Thinking that there may have been a fault with my smartwatch, I reported the issue to Matrix, who claimed that the problem was down to the fact that I had the GPS function turned on over the three days.
However, this wasn’t something that was flagged to me ahead of the review, and on the website, Matrix claims that with GPS turned on persistently, the battery ‘will last approximately three months.’
It also seems counter-intuitive to turn the GPS on and off as and when you need it just to save on battery.
While the PowerWatch also comes with a small charging pad, this also proved tricky to use, with it only registering the smartwatch for a few minutes at a time.
To test the smartwatch I wore it constantly for a week, including when I hit the gym, went for a swim, and slept.
The watch has several activity settings to choose from, including Outdoor Run, Outdoor Walk, Outdoor Cycle, Indoor Run, and Indoor Walk, which allow you to easily track your distance, pace and heart rate.
I run on the treadmill, so used the Indoor Run setting during my 20 minute jog.
Despite not moving physical location, the watch was able to work out my pace and distance, which were both pretty spot on.
However, while the treadmill I was on predicted that based on my weight and age I had burned around 248 calories, the watch claimed that I had in fact burned 346 calories – a fairly large discrepancy.

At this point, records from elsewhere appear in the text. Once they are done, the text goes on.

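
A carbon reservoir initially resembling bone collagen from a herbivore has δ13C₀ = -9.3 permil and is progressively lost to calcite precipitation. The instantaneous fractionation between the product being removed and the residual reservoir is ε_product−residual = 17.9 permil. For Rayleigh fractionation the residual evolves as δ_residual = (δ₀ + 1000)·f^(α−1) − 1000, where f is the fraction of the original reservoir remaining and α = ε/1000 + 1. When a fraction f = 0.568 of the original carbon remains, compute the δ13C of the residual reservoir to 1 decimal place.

-19.3 permil

Rayleigh residual: δ_res = (δ₀ + 1000)·f^(α−1) − 1000
α = ε/1000 + 1 = 1.01790, so α − 1 = 0.01790
f^(α−1) = 0.568^(0.01790) = 0.989926
δ_res = (-9.3 + 1000) × 0.989926 − 1000 = 980.720 − 1000 = -19.28 permil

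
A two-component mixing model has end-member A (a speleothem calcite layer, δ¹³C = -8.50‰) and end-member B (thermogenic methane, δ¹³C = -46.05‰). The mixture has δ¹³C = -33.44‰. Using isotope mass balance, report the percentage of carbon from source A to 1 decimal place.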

PowerWatch claims that its calorie counter is the most ‘accurate industry-wide’, so I’m hoping the treadmill was just seriously underestimating my calorie-counting ability!
Where the watch did slightly let me down was during a swim.
The watch is water-resistant at up to 200m, and didn’t falter when I entered the water, but I was disappointed to discover that it lacked a specific Swimming setting.
This made it tricky to track my pace, distance and calories burned while in the pool, and is something that I would have expected from a smartwatch with water resistance.
I also wore the smartwatch at night to test its sleep tracking feature.
As a front-sleeper, the large watch was a little bit annoying to wear, and definitely took some getting used to.
However, its sleep tracker seemed pretty spot on, reporting that I’d only had 5.5hrs of deep sleep when I went to bed a bit later, but a dreamy 7.5hrs after an early night.
As previously mentioned, I can imagine this being particularly useful when tracking your sleep over a long period of time.
The PowerWatch 2 does not come cheap, with prices ranging from £499 to a whopping £699 for the Luxury edition.
This seems like a lot to pay, particularly when you compare it to competitors, such as Fitbit and Garmin.
Overall, considering the self-charging capability is touted as the key feature, the PowerWatch 2 really did not live up to its claims.
This is also one of the only features that sets it apart from much cheaper alternatives, so I wouldn’t waste your money if I was you.
The idea is a great one, especially if you’re an elite athlete or long-distance runner who can’t take the time out to physically charge your smartwatch.
However, it seems that Matrix has some serious issues to address before the PowerWatch 2 is ready to storm the market.